Nearly 12 percent of Americans, and more than 80 million worldwide claim to be of Irish ancestry. That gives a lot of people a pretty good excuse to rock shamrocks and down a pint or two of Guinness on March 17. But beyond the parades and partying at the pub, how much do these lads and lasses really know about St. Patrick’s Day? Here are a few St. Patrick’s Day facts to consume along with all that corned beef and cabbage Friday.
Not native to the Emerald Isle. St. Patrick wasn’t Irish and wasn’t born in Ireland. His parents were Roman citizens who lived in Wales, where Patrick was born in 385 AD. Patrick died March 17, 461 AD, which is the holy day observed by the Catholic Church.
A religious experience. When he was 16, Patrick was kidnapped and sold into slavery by Irish marauders. During his enslavement he formed his religious beliefs and after escaping back to England was ordained as a priest. Patrick later returned to Ireland to convert the Irish Celtic pagans to Christianity.
Shamrocks and snakes. The shamrock symbol associated with St. Patrick’s was used as a teaching tool to explain the Holy Trinity (Father, Son and Holy Spirit) to the pagan Irish. Legend credits St. Patrick with driving the snakes out of Ireland, but as there never where any snakes to begin with, the reptiles were more likely a metaphor for ridding the country of pagan beliefs and practices.

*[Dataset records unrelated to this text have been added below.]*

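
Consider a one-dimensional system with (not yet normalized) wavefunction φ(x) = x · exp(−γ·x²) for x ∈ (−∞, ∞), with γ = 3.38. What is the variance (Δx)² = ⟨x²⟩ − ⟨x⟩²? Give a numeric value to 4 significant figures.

0.2219

Compute ⟨x⟩ and ⟨x²⟩ separately, then (Δx)² = ⟨x²⟩ − ⟨x⟩².
Expand each integrand as polynomial × e^(−2γx²) and use ∫x^(2j)·e^(−2γx²) dx = (2j−1)!!/(4γ)^j · √(π/(2γ)), odd powers → 0; here √(π/(2γ)) = 0.68171.
Normalization: ∫|φ|² dx = 0.050423.
⟨x⟩ = 0.0000 and ⟨x²⟩ = 0.22189.
(Δx)² = 0.22189 − (0.0000)² = 0.22189.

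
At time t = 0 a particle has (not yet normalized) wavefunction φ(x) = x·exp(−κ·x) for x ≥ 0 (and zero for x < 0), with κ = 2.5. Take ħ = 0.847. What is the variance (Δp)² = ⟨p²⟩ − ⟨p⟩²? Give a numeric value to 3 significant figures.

Compute ⟨p⟩ and ⟨p²⟩ separately; (Δp)² = ⟨p²⟩ − ⟨p⟩².
Differentiate x·exp(−κ·x) with the product rule; every integrand then reduces to terms xʲ·e^(−2κx) on [0, ∞), with ∫₀^∞ xʲ·e^(−2κx) dx = j!/(2κ)^(j+1).
Normalization: ∫|φ|² dx = 0.016000.
⟨p⟩ = 0.0000 and ⟨p²⟩ = 4.4838.
(Δp)² = 4.4838 − (0.0000)² = 4.4838.

4.48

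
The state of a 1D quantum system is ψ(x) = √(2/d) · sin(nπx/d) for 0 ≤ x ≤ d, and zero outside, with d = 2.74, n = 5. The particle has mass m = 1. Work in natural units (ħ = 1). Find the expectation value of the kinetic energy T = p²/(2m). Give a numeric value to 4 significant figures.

16.43

T = −(ħ²/2m) d²/dx², so ⟨T⟩ = −(ħ²/2m) ∫ ψ*·ψ'' dx; with m = 1.
d/dx sin(nπx/d) = (nπ/d)·cos(nπx/d) and d²/dx² sin(nπx/d) = −(nπ/d)²·sin(nπx/d); on 0 ≤ x ≤ d, ∫sin²(nπx/d) dx = d/2 and ∫sin(nπx/d)·cos(nπx/d) dx = 0.
⟨T⟩ = 16.433.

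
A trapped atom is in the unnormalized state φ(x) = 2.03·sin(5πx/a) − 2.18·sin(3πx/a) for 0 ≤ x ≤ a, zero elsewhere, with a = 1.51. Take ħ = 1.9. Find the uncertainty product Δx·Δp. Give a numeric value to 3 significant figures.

Δx = √(⟨x²⟩−⟨x⟩²), Δp = √(⟨p²⟩−⟨p⟩²).
On 0 ≤ x ≤ a (j ≠ l): ∫sin²(jπx/a) dx = a/2, ∫sin(jπx/a)·sin(lπx/a) dx = 0; diagonal moments ∫x·sin²(jπx/a) dx = a²/4, ∫x²·sin²(jπx/a) dx = a³·(1/6 − 1/(4j²π²)); cross terms ∫x·sin(jπx/a)·sin(lπx/a) dx = 0 for j + l even and −4jla²/(π²(j² − l²)²) for j + l odd, ∫x²·sin(jπx/a)·sin(lπx/a) dx = (−1)^(j+l)·4jla³/(π²(j² − l²)²); higher powers the same way via product-to-sum and parts. d²/dx² sin(jπx/a) = −(jπ/a)²·sin(jπx/a); on 0 ≤ x ≤ a, ∫sin²(jπx/a) dx = a/2 and ∫sin(jπx/a)·sin(lπx/a) dx = 0 for j ≠ l, so only diagonal terms survive in ∫|φ|² and ∫φ·φ″; ∫φ·φ′ dx = [φ²/2] between the walls = 0.
Normalization: ∫|φ|² dx = 6.6993.
⟨x⟩ = 0.75500, ⟨x²⟩ = 0.64300 ⇒ Δx = 0.27013.
⟨p⟩ = 0.0000, ⟨p²⟩ = 256.75 ⇒ Δp = 16.023.
Δx·Δp = 4.3284.

4.33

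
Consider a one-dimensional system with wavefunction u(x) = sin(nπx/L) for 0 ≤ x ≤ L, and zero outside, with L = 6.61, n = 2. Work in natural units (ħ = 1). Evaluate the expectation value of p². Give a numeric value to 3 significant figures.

p² u = −ħ² d²u/dx²; ⟨p²⟩ = −ħ² ∫ u*·u'' dx / ∫|u|² dx.
d/dx sin(nπx/L) = (nπ/L)·cos(nπx/L) and d²/dx² sin(nπx/L) = −(nπ/L)²·sin(nπx/L); on 0 ≤ x ≤ L, ∫sin²(nπx/L) dx = L/2 and ∫sin(nπx/L)·cos(nπx/L) dx = 0.
State is unnormalized: ∫|u|² dx = 3.3050, and ∫u*·(−ħ² u'') dx = 2.9863, so ⟨p²⟩ = 2.9863 / 3.3050.
⟨p²⟩ = 0.90356.

0.904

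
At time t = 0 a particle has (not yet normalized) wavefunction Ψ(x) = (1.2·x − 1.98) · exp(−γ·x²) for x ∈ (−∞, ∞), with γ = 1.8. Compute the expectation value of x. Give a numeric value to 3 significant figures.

⟨x⟩ = ∫ x·|Ψ|² dx / ∫|Ψ|² dx (integrals over the domain).
Expand each integrand as polynomial × e^(−2γx²) and use ∫x^(2j)·e^(−2γx²) dx = (2j−1)!!/(4γ)^j · √(π/(2γ)), odd powers → 0; here √(π/(2γ)) = 0.93417.
State is unnormalized: ∫|Ψ|² dx = 3.8491, and ∫Ψ*·x·Ψ dx = -0.61655, so ⟨x⟩ = -0.61655 / 3.8491.
⟨x⟩ = -0.16018.

-0.160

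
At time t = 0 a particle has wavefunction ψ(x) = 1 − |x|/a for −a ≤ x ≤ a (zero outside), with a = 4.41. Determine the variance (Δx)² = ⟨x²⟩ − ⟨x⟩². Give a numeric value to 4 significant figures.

Compute ⟨x⟩ and ⟨x²⟩ separately, then (Δx)² = ⟨x²⟩ − ⟨x⟩².
ψ is even, so ∫ over [−a, a] = 2∫₀ᵃ with ψ = 1 − x/a there: ∫₀ᵃ (1 − x/a)² dx = a/3, ∫₀ᵃ x²(1 − x/a)² dx = a³/30, ∫₀ᵃ x⁴(1 − x/a)² dx = a⁵/105.
Normalization: ∫|ψ|² dx = 2.9400.
⟨x⟩ = 0.0000 and ⟨x²⟩ = 1.9448.
(Δx)² = 1.9448 − (0.0000)² = 1.9448.

1.945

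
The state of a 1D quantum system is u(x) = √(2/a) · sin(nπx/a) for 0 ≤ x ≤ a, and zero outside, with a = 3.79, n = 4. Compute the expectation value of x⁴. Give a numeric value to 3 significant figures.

⟨x⁴⟩ = ∫ x⁴·|u|² dx (integrals over the domain).
With sin²θ = (1 − cos2θ)/2 on 0 ≤ x ≤ a: ∫sin²(nπx/a) dx = a/2, ∫x·sin²(nπx/a) dx = a²/4, ∫x²·sin²(nπx/a) dx = a³·(1/6 − 1/(4n²π²)); higher powers xᵏ the same way, integrating xᵏ·cos(2nπx/a) by parts.
⟨x⁴⟩ = 39.971.

40.0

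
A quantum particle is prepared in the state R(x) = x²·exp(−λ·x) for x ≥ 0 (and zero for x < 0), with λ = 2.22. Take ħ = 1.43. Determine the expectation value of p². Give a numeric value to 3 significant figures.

p² R = −ħ² d²R/dx²; ⟨p²⟩ = −ħ² ∫ R*·R'' dx / ∫|R|² dx.
Differentiate x²·exp(−λ·x) with the product rule; every integrand then reduces to terms xʲ·e^(−2λx) on [0, ∞), with ∫₀^∞ xʲ·e^(−2λx) dx = j!/(2λ)^(j+1).
State is unnormalized: ∫|R|² dx = 0.013909, and ∫R*·(−ħ² R'') dx = 0.046725, so ⟨p²⟩ = 0.046725 / 0.013909.
⟨p²⟩ = 3.3594.

3.36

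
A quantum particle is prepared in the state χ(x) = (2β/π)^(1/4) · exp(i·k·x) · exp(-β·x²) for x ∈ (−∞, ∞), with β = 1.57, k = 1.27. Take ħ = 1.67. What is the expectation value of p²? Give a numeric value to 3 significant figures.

p² χ = −ħ² d²χ/dx²; ⟨p²⟩ = −ħ² ∫ χ*·χ'' dx.
Gaussian moments: ∫x^(2j)·e^(−2βx²) dx = (2j−1)!!/(4β)^j · √(π/(2β)), odd powers integrate to 0; here √(π/(2β)) = 1.0003. Derivatives: χ′ = (ik − 2βx)·χ, χ″ = ((ik − 2βx)² − 2β)·χ; the odd-in-x pieces drop out.
⟨p²⟩ = 8.8768.

8.88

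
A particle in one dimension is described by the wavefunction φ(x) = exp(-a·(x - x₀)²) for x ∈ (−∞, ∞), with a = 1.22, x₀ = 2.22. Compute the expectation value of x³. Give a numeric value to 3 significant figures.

12.3

⟨x³⟩ = ∫ x³·|φ|² dx / ∫|φ|² dx (integrals over the domain).
Gaussian moments (u = x − x₀): ∫u^(2j)·e^(−2au²) du = (2j−1)!!/(4a)^j · √(π/(2a)), odd powers integrate to 0; here √(π/(2a)) = 1.1347.
State is unnormalized: ∫|φ|² dx = 1.1347, and ∫φ*·x³·φ dx = 13.963, so ⟨x³⟩ = 13.963 / 1.1347.
⟨x³⟩ = 12.306.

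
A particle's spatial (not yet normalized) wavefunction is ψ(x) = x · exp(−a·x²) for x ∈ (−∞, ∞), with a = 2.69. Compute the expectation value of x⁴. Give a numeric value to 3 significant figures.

⟨x⁴⟩ = ∫ x⁴·|ψ|² dx / ∫|ψ|² dx (integrals over the domain).
Expand each integrand as polynomial × e^(−2ax²) and use ∫x^(2j)·e^(−2ax²) dx = (2j−1)!!/(4a)^j · √(π/(2a)), odd powers → 0; here √(π/(2a)) = 0.76416.
State is unnormalized: ∫|ψ|² dx = 0.071019, and ∫ψ*·x⁴·ψ dx = 0.0092011, so ⟨x⁴⟩ = 0.0092011 / 0.071019.
⟨x⁴⟩ = 0.12956.

0.130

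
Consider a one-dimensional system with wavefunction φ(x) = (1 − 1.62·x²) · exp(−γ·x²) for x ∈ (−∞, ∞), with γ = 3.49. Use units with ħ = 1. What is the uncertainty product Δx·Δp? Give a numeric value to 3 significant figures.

Δx = √(⟨x²⟩−⟨x⟩²), Δp = √(⟨p²⟩−⟨p⟩²).
Expand each integrand as polynomial × e^(−2γx²) and use ∫x^(2j)·e^(−2γx²) dx = (2j−1)!!/(4γ)^j · √(π/(2γ)), odd powers → 0; here √(π/(2γ)) = 0.67088. Differentiate with the product rule, d/dx e^(−γx²) = −2γx·e^(−γx²).
Normalization: ∫|φ|² dx = 0.54228.
⟨x⟩ = 0.0000, ⟨x²⟩ = 0.044818 ⇒ Δx = 0.21170.
⟨p⟩ = 0.0000, ⟨p²⟩ = 5.7268 ⇒ Δp = 2.3931.
Δx·Δp = 0.50662.

0.507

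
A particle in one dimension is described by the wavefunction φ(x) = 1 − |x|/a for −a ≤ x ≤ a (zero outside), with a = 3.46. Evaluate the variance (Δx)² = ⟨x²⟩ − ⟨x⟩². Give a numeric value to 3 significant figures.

Compute ⟨x⟩ and ⟨x²⟩ separately, then (Δx)² = ⟨x²⟩ − ⟨x⟩².
φ is even, so ∫ over [−a, a] = 2∫₀ᵃ with φ = 1 − x/a there: ∫₀ᵃ (1 − x/a)² dx = a/3, ∫₀ᵃ x²(1 − x/a)² dx = a³/30, ∫₀ᵃ x⁴(1 − x/a)² dx = a⁵/105.
Normalization: ∫|φ|² dx = 2.3067.
⟨x⟩ = 0.0000 and ⟨x²⟩ = 1.1972.
(Δx)² = 1.1972 − (0.0000)² = 1.1972.

1.20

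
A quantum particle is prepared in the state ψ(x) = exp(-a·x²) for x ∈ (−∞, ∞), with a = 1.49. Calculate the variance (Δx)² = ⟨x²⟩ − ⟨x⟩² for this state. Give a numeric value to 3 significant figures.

0.168

Compute ⟨x⟩ and ⟨x²⟩ separately, then (Δx)² = ⟨x²⟩ − ⟨x⟩².
Gaussian moments: ∫x^(2j)·e^(−2ax²) dx = (2j−1)!!/(4a)^j · √(π/(2a)), odd powers integrate to 0; here √(π/(2a)) = 1.0268.
Normalization: ∫|ψ|² dx = 1.0268.
⟨x⟩ = 0.0000 and ⟨x²⟩ = 0.16779.
(Δx)² = 0.16779 − (0.0000)² = 0.16779.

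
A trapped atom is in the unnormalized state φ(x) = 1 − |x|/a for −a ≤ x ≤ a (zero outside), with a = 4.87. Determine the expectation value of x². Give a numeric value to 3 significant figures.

2.37

⟨x²⟩ = ∫ x²·|φ|² dx / ∫|φ|² dx (integrals over the domain).
φ is even, so ∫ over [−a, a] = 2∫₀ᵃ with φ = 1 − x/a there: ∫₀ᵃ (1 − x/a)² dx = a/3, ∫₀ᵃ x²(1 − x/a)² dx = a³/30, ∫₀ᵃ x⁴(1 − x/a)² dx = a⁵/105.
State is unnormalized: ∫|φ|² dx = 3.2467, and ∫φ*·x²·φ dx = 7.7001, so ⟨x²⟩ = 7.7001 / 3.2467.
⟨x²⟩ = 2.3717.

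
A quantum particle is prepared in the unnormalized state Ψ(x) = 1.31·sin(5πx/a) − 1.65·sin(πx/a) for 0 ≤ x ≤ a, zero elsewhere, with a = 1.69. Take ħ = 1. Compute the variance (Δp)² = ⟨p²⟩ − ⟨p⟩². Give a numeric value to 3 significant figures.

35.5

Compute ⟨p⟩ and ⟨p²⟩ separately; (Δp)² = ⟨p²⟩ − ⟨p⟩².
d²/dx² sin(jπx/a) = −(jπ/a)²·sin(jπx/a); on 0 ≤ x ≤ a, ∫sin²(jπx/a) dx = a/2 and ∫sin(jπx/a)·sin(lπx/a) dx = 0 for j ≠ l, so only diagonal terms survive in ∫|Ψ|² and ∫Ψ·Ψ″; ∫Ψ·Ψ′ dx = [Ψ²/2] between the walls = 0.
Normalization: ∫|Ψ|² dx = 3.7506.
⟨p⟩ = 0.0000 and ⟨p²⟩ = 35.521.
(Δp)² = 35.521 − (0.0000)² = 35.521.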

Celebrating St. Patrick. St. Patrick’s Day became an official Christian feast day in the early 17th century but did not become a national holiday in Ireland until 1903. The first largely public celebration of St. Patrick’s Day took place in Boston in 1737, and the first St. Patrick’s Day parade stepped off in New York City in 1762, when Irish soldiers serving in the English military marched through the city to celebrate the religious feast day and their Irish roots. The first St. Patrick’s Day parade in Ireland was held in Dublin in 1931. And celebrating St. Patrick with a pint of Guinness wasn’t possible in Ireland until 1970, as Irish pubs were required by law to be closed March 17.
Speaking of Guinness…Sales of the black beer soar on St. Patrick’s Day, when the brewer estimates 13 million pints are consumed worldwide — many of them to wash down a hearty helping of corned beef and cabbage. Popular St. Patrick’s Day fare for Irish-Americans, more than 26 billion pounds of beef and two billion pounds of cabbage are produced in the U.S. each year.
Green waters flow in Chicago. It’s easy being green on St. Patrick’s Day, particularly in Chicago where the city dyes its river that color in honor of the holiday. This tradition began in 1962 when the parade organizer, head of a plumbers’ union, noticed that the dye that had been used to find sources of river pollution stained his clothing green. He thought it would be a great idea to use enough dye to turn the whole river green for Chi-town’s St. Patrick’s Day celebration. The dye lasts for about five hours. Researchers say the environmental impact of the dye is less than that of the pollution from sewage-treatment plants.